初期は無症状のこともありますが、進行すると激しく痛がったり、痛みで動けなくなったり、気にしてこするようになります。
また目が大きくなって飛び出すようになり、視力の低下も進行していきます。
治療は、眼圧を抑える点眼薬や内服薬が使用されます。
そのほか、手術も行われますが完治は難しい病気です。
ブドウ膜炎
ブドウ膜炎は、原因がわからないものが多く、遺伝の関与が指摘されています。
ブドウ膜は眼球を覆う組織で目の中で最も血管が多く炎症を起こしやすい部分です。
目を痛がり、出血や炎症による赤みが見られます。
ひどくなれば眼底出血や網膜剥離を起こし失明に至ることもあります。
原因不明の場合は、対症療法として消炎剤や抗生物質、散瞳薬などが用いられます。
網膜剥離
網膜剥離は、眼球の内側にある網膜(光を感じる器官)という薄い膜が剥がれた状態を言います。

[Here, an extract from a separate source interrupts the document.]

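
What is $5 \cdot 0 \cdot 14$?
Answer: $0$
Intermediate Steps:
$5 \cdot 0 \cdot 14 = 0 \cdot 14 = 0$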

進行性の病気ですが、通常は痛みがないことから、異常に気付いたときにはすでに視力障害が起こっていることが多いようです。
コリーなどでは、遺伝的によくみられる病気です。
網膜と脈絡膜の間の炎症、硝子体の変形のほか、事故などで衝撃を受けた際に発症することもあります。
剥がれた網膜をもとに戻す治療法はないため、視力低下に合わせた環境設定などが必要になります。
いかがでしたか?
目の病気は、視力の低下につながるものもあります。
また常に目を気にしていることで生活の質も低下させてしまいますね。
気になる症状があったら早めに病院に連れて行くことが何よりです。